Benzothiofenen van de tweede generatieEdit
Raloxifeen bindt zich, evenals 4-hydroxytamoxifen, aan ERα met de hydroxylgroep van zijn fenolische “A-ring” (zie figuur 15) door middel van waterstofbruggen met Arg-394 en Glu-353. Naast deze bindingen vormt raloxifeen een tweede waterstofbrug aan ER via de zijgroep van His-524 door de aanwezigheid van een tweede hydroxylgroep in de “D-ring” (zie figuur 15). Ook deze waterstofbrug is anders dan die tussen 17β-estradiol en His-524, omdat de imidazoolring van His-524 gedraaid is om het verschil van de zuurstofpositie in raloxifeen en in 17β-estradiol tegen te gaan. Net als in 4-hydroxytamoxifen verplaatst de volumineuze zijketen van raloxifeen helix 12.
Derde-generatieEdit
De interactie van lasofoxifeen met ERα is typerend voor die tussen SERM-ERα, zoals een bijna planaire topologie (de tetrahydronaftaleencarbocyclus), waterstofbinding met Arg-394 en Glu-353 en de fenylzijketens van lasofoxifeen die het C-ring- en D-ringvolume van de ligandbindingszak vullen. Lasofoxifeen leidt helix 12 om en verhindert de binding van coactivatoreiwitten met LXXLL-motieven. Dit wordt bereikt doordat lasofoxifeen de ruimte inneemt die normaal door de zijgroep van Leu-540 wordt opgevuld en de conformatie van residuen van helix 11 (His-524, Leu-525) wijzigt. Bovendien interfereert lasofoxifeen ook rechtstreeks met de positionering van helix 12 door de ethylpyrrolidinegroep van het geneesmiddel. In vitro studies wijzen uit dat bazedoxifeen 17β-estradiol competitief blokkeert door een hoge en vergelijkbare binding aan zowel ERα als ERβ. Bazedoxifenes belangrijkste bindingsdomein bestaat uit het 2-phenyl-3-methylindool en een hexamethyleenamine ring aan de zijketen beïnvloede regio.
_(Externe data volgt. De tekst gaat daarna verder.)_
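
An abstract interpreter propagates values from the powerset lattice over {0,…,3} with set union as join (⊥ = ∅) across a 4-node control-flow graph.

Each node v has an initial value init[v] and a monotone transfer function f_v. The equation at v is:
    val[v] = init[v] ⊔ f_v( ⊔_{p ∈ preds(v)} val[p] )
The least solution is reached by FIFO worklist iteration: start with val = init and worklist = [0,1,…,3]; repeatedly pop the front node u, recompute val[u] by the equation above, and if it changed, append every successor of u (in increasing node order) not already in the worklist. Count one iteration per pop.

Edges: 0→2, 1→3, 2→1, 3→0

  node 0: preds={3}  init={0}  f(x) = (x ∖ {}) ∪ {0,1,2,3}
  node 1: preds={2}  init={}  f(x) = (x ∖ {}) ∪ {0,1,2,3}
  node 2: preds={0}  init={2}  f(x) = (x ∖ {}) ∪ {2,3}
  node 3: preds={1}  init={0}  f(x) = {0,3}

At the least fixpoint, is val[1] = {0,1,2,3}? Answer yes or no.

yes

Worklist (6 pops):
  #1 pop 0: in={0} → {0,1,2,3} (was {0}); enqueue []
  #2 pop 1: in={2} → {0,1,2,3} (was {}); enqueue []
  #3 pop 2: in={0,1,2,3} → {0,1,2,3} (was {2}); enqueue [1]
  #4 pop 3: in={0,1,2,3} → {0,3} (was {0}); enqueue [0]
  #5 pop 1: in={0,1,2,3} → {0,1,2,3} (no change)
  #6 pop 0: in={0,3} → {0,1,2,3} (no change)

Fixpoint:
  val[0] = {0,1,2,3}
  val[1] = {0,1,2,3}
  val[2] = {0,1,2,3}
  val[3] = {0,3}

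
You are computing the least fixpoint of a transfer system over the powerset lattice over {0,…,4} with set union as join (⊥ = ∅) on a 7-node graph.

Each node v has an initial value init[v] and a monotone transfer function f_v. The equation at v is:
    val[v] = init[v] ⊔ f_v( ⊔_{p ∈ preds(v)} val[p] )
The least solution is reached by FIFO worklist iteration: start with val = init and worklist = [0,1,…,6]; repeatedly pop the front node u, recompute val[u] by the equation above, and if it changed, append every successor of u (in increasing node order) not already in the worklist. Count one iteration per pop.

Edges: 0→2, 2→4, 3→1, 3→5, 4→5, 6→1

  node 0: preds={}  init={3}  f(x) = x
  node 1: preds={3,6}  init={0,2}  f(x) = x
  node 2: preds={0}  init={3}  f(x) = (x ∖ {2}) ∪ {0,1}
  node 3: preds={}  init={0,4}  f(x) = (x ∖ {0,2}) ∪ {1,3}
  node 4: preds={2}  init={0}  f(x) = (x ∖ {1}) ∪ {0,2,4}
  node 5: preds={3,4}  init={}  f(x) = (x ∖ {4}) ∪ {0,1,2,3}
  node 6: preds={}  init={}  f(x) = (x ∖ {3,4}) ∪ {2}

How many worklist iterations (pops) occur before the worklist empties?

Trace (8 dequeues):
  [1] u=0 | in {} | out {3} | ==
  [2] u=1 | in {0,4} | out {0,2,4} | prev {0,2} | push {}
  [3] u=2 | in {3} | out {0,1,3} | prev {3} | push {}
  [4] u=3 | in {} | out {0,1,3,4} | prev {0,4} | push {1}
  [5] u=4 | in {0,1,3} | out {0,2,3,4} | prev {0} | push {}
  [6] u=5 | in {0,1,2,3,4} | out {0,1,2,3} | prev {} | push {}
  [7] u=6 | in {} | out {2} | prev {} | push {}
  [8] u=1 | in {0,1,2,3,4} | out {0,1,2,3,4} | prev {0,2,4} | push {}

Converged values:
  [0] {3}
  [1] {0,1,2,3,4}
  [2] {0,1,3}
  [3] {0,1,3,4}
  [4] {0,2,3,4}
  [5] {0,1,2,3}
  [6] {2}

8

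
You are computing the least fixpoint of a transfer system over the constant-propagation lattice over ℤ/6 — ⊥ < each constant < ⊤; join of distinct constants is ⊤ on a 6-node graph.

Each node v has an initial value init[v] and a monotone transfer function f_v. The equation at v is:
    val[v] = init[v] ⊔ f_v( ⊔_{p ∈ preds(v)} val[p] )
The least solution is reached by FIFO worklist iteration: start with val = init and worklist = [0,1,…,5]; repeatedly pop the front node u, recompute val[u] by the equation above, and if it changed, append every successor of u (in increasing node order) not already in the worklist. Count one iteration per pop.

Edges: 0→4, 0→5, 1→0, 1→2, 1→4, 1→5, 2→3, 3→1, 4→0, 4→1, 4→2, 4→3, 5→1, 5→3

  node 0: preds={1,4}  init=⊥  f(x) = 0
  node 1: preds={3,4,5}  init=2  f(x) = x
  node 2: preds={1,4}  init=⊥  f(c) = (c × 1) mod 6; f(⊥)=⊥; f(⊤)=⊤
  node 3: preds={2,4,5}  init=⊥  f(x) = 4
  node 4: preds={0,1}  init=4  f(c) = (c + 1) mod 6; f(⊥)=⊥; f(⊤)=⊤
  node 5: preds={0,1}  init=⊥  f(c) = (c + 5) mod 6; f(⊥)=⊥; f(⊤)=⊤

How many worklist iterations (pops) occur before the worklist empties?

10

Iteration log — 10 steps:
  step 1. node 0  ⊔preds=⊤  new=0  old=⊥  +wl: 
  step 2. node 1  ⊔preds=4  new=⊤  old=2  +wl: 0
  step 3. node 2  ⊔preds=⊤  new=⊤  old=⊥  +wl: 
  step 4. node 3  ⊔preds=⊤  new=4  old=⊥  +wl: 1
  step 5. node 4  ⊔preds=⊤  new=⊤  old=4  +wl: 2,3
  step 6. node 5  ⊔preds=⊤  new=⊤  old=⊥  +wl: 
  step 7. node 0  ⊔preds=⊤  new=0  stable
  step 8. node 1  ⊔preds=⊤  new=⊤  stable
  step 9. node 2  ⊔preds=⊤  new=⊤  stable
  step 10. node 3  ⊔preds=⊤  new=4  stable

Least fixpoint reached:
  node 0: 0
  node 1: ⊤
  node 2: ⊤
  node 3: 4
  node 4: ⊤
  node 5: ⊤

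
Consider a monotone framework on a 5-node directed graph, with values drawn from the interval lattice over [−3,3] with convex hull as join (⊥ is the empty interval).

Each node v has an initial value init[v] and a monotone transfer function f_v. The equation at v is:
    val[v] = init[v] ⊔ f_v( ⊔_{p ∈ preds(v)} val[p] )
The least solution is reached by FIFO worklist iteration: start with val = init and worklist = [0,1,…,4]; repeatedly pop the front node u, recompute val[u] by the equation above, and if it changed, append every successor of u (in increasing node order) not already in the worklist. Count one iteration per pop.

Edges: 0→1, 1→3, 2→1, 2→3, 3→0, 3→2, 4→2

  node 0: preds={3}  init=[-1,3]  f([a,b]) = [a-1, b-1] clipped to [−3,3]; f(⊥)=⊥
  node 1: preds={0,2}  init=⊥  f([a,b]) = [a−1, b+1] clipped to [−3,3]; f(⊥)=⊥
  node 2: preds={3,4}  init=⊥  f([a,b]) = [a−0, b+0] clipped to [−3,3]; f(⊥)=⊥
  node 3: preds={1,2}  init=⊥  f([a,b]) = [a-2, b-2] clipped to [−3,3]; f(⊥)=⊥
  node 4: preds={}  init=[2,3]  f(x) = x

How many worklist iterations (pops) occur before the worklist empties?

Trace (10 dequeues):
  [1] u=0 | in ⊥ | out [-1,3] | ==
  [2] u=1 | in [-1,3] | out [-2,3] | prev ⊥ | push {}
  [3] u=2 | in [2,3] | out [2,3] | prev ⊥ | push {1}
  [4] u=3 | in [-2,3] | out [-3,1] | prev ⊥ | push {0,2}
  [5] u=4 | in ⊥ | out [2,3] | ==
  [6] u=1 | in [-1,3] | out [-2,3] | ==
  [7] u=0 | in [-3,1] | out [-3,3] | prev [-1,3] | push {1}
  [8] u=2 | in [-3,3] | out [-3,3] | prev [2,3] | push {3}
  [9] u=1 | in [-3,3] | out [-3,3] | prev [-2,3] | push {}
  [10] u=3 | in [-3,3] | out [-3,1] | ==

Converged values:
  [0] [-3,3]
  [1] [-3,3]
  [2] [-3,3]
  [3] [-3,1]
  [4] [2,3]

10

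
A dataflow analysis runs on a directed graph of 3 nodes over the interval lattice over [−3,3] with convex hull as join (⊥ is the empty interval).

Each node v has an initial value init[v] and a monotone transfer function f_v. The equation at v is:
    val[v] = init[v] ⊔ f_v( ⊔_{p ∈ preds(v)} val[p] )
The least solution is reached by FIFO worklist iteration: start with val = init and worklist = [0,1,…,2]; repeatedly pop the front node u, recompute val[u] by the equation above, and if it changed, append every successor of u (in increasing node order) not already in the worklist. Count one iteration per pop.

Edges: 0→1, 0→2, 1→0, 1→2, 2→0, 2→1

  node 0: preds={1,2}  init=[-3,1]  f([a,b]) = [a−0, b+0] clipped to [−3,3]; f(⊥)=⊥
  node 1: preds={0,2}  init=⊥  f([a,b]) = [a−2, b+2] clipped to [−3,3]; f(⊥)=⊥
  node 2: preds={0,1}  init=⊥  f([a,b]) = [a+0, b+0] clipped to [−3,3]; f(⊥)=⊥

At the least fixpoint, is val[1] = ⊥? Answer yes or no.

Worklist (6 pops):
  #1 pop 0: in=⊥ → [-3,1] (no change)
  #2 pop 1: in=[-3,1] → [-3,3] (was ⊥); enqueue [0]
  #3 pop 2: in=[-3,3] → [-3,3] (was ⊥); enqueue [1]
  #4 pop 0: in=[-3,3] → [-3,3] (was [-3,1]); enqueue [2]
  #5 pop 1: in=[-3,3] → [-3,3] (no change)
  #6 pop 2: in=[-3,3] → [-3,3] (no change)

Fixpoint:
  val[0] = [-3,3]
  val[1] = [-3,3]
  val[2] = [-3,3]

no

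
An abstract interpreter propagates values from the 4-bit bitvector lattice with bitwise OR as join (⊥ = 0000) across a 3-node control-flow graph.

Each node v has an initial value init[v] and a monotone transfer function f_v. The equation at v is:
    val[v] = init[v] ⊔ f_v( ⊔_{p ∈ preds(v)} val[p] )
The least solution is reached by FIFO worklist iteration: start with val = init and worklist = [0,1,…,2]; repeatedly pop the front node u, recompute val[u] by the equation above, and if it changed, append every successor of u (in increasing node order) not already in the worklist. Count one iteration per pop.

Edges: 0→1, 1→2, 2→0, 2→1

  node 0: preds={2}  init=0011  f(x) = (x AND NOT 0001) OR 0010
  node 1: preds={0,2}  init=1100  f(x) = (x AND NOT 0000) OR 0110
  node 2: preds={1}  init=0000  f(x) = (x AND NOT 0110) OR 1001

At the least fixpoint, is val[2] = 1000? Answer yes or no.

no

Iteration log — 5 steps:
  step 1. node 0  ⊔preds=0000  new=0011  stable
  step 2. node 1  ⊔preds=0011  new=1111  old=1100  +wl: 
  step 3. node 2  ⊔preds=1111  new=1001  old=0000  +wl: 0,1
  step 4. node 0  ⊔preds=1001  new=1011  old=0011  +wl: 
  step 5. node 1  ⊔preds=1011  new=1111  stable

Least fixpoint reached:
  node 0: 1011
  node 1: 1111
  node 2: 1001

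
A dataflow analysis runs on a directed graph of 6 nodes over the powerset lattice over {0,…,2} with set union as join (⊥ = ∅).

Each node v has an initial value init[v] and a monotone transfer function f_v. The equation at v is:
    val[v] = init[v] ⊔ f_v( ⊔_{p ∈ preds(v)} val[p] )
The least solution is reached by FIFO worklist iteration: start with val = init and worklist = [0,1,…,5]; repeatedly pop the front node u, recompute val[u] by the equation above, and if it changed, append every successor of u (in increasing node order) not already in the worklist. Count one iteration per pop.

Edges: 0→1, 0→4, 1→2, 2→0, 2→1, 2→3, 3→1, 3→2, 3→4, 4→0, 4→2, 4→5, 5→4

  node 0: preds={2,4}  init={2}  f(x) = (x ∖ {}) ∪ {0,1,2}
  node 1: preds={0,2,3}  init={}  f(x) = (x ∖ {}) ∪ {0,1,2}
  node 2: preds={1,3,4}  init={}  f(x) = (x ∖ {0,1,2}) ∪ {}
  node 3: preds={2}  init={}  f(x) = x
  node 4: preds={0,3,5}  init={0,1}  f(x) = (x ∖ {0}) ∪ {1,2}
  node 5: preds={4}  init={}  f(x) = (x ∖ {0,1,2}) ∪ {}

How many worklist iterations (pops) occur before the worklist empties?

Trace (8 dequeues):
  [1] u=0 | in {0,1} | out {0,1,2} | prev {2} | push {}
  [2] u=1 | in {0,1,2} | out {0,1,2} | prev {} | push {}
  [3] u=2 | in {0,1,2} | out {} | ==
  [4] u=3 | in {} | out {} | ==
  [5] u=4 | in {0,1,2} | out {0,1,2} | prev {0,1} | push {0,2}
  [6] u=5 | in {0,1,2} | out {} | ==
  [7] u=0 | in {0,1,2} | out {0,1,2} | ==
  [8] u=2 | in {0,1,2} | out {} | ==

Converged values:
  [0] {0,1,2}
  [1] {0,1,2}
  [2] {}
  [3] {}
  [4] {0,1,2}
  [5] {}

8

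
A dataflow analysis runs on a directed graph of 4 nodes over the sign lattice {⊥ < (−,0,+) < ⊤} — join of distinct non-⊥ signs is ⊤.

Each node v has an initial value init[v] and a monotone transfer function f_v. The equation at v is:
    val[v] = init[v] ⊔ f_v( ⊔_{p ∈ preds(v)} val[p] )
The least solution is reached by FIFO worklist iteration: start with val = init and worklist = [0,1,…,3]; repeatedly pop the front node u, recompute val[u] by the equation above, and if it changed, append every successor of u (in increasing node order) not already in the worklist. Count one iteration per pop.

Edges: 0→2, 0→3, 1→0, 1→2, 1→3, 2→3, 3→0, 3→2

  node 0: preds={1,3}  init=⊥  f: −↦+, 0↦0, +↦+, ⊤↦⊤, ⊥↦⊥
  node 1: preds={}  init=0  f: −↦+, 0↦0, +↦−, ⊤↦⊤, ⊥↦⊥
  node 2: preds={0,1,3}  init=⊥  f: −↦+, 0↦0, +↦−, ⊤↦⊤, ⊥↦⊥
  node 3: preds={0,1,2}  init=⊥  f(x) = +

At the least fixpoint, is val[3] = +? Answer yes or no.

yes

Iteration log — 7 steps:
  step 1. node 0  ⊔preds=0  new=0  old=⊥  +wl: 
  step 2. node 1  ⊔preds=⊥  new=0  stable
  step 3. node 2  ⊔preds=0  new=0  old=⊥  +wl: 
  step 4. node 3  ⊔preds=0  new=+  old=⊥  +wl: 0,2
  step 5. node 0  ⊔preds=⊤  new=⊤  old=0  +wl: 3
  step 6. node 2  ⊔preds=⊤  new=⊤  old=0  +wl: 
  step 7. node 3  ⊔preds=⊤  new=+  stable

Least fixpoint reached:
  node 0: ⊤
  node 1: 0
  node 2: ⊤
  node 3: +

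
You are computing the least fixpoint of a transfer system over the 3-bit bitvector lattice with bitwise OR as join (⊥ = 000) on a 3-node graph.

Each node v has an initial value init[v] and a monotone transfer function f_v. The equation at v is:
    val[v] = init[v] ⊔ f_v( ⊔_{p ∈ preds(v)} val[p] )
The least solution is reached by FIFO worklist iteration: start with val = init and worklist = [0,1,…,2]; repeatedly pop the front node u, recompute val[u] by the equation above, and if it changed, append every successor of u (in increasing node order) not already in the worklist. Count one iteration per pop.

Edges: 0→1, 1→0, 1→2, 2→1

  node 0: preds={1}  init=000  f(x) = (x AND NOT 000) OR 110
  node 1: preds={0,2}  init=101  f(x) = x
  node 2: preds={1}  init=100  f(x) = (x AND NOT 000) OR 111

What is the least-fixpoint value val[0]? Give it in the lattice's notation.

111

Trace (5 dequeues):
  [1] u=0 | in 101 | out 111 | prev 000 | push {}
  [2] u=1 | in 111 | out 111 | prev 101 | push {0}
  [3] u=2 | in 111 | out 111 | prev 100 | push {1}
  [4] u=0 | in 111 | out 111 | ==
  [5] u=1 | in 111 | out 111 | ==

Converged values:
  [0] 111
  [1] 111
  [2] 111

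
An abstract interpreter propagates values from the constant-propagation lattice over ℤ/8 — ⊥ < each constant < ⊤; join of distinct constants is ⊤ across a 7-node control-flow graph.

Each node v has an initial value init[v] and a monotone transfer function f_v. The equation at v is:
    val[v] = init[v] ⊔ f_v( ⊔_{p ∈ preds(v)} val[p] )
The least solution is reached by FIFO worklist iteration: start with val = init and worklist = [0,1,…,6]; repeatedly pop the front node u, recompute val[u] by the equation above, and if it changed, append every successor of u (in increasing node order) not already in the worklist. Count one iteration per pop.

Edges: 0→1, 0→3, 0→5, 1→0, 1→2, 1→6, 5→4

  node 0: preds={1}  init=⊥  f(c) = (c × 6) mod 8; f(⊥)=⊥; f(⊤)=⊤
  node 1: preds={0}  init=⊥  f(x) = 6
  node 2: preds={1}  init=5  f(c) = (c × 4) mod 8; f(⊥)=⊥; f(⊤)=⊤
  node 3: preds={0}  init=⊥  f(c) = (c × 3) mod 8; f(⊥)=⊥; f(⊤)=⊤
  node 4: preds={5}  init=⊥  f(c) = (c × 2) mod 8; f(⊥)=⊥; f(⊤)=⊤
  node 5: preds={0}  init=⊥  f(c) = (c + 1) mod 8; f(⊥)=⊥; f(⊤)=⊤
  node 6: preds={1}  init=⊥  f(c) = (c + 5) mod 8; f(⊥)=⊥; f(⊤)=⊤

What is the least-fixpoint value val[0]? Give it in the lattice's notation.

Trace (12 dequeues):
  [1] u=0 | in ⊥ | out ⊥ | ==
  [2] u=1 | in ⊥ | out 6 | prev ⊥ | push {0}
  [3] u=2 | in 6 | out ⊤ | prev 5 | push {}
  [4] u=3 | in ⊥ | out ⊥ | ==
  [5] u=4 | in ⊥ | out ⊥ | ==
  [6] u=5 | in ⊥ | out ⊥ | ==
  [7] u=6 | in 6 | out 3 | prev ⊥ | push {}
  [8] u=0 | in 6 | out 4 | prev ⊥ | push {1,3,5}
  [9] u=1 | in 4 | out 6 | ==
  [10] u=3 | in 4 | out 4 | prev ⊥ | push {}
  [11] u=5 | in 4 | out 5 | prev ⊥ | push {4}
  [12] u=4 | in 5 | out 2 | prev ⊥ | push {}

Converged values:
  [0] 4
  [1] 6
  [2] ⊤
  [3] 4
  [4] 2
  [5] 5
  [6] 3

4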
Ospemifeen is een oxidatief gedemineerde metaboliet van toremifeen en heeft een vergelijkbare binding aan ER als toremifeen en tamoxifen. De competitieve binding aan ERα en ERβ van de drie metabolieten 4-hydroxy Ospemifeen, 4′-hydroxy Ospemifeen en het 4-hydroxy-, zijketencarboxylzuur Ospemifeen is ten minste even hoog als de moederverbinding.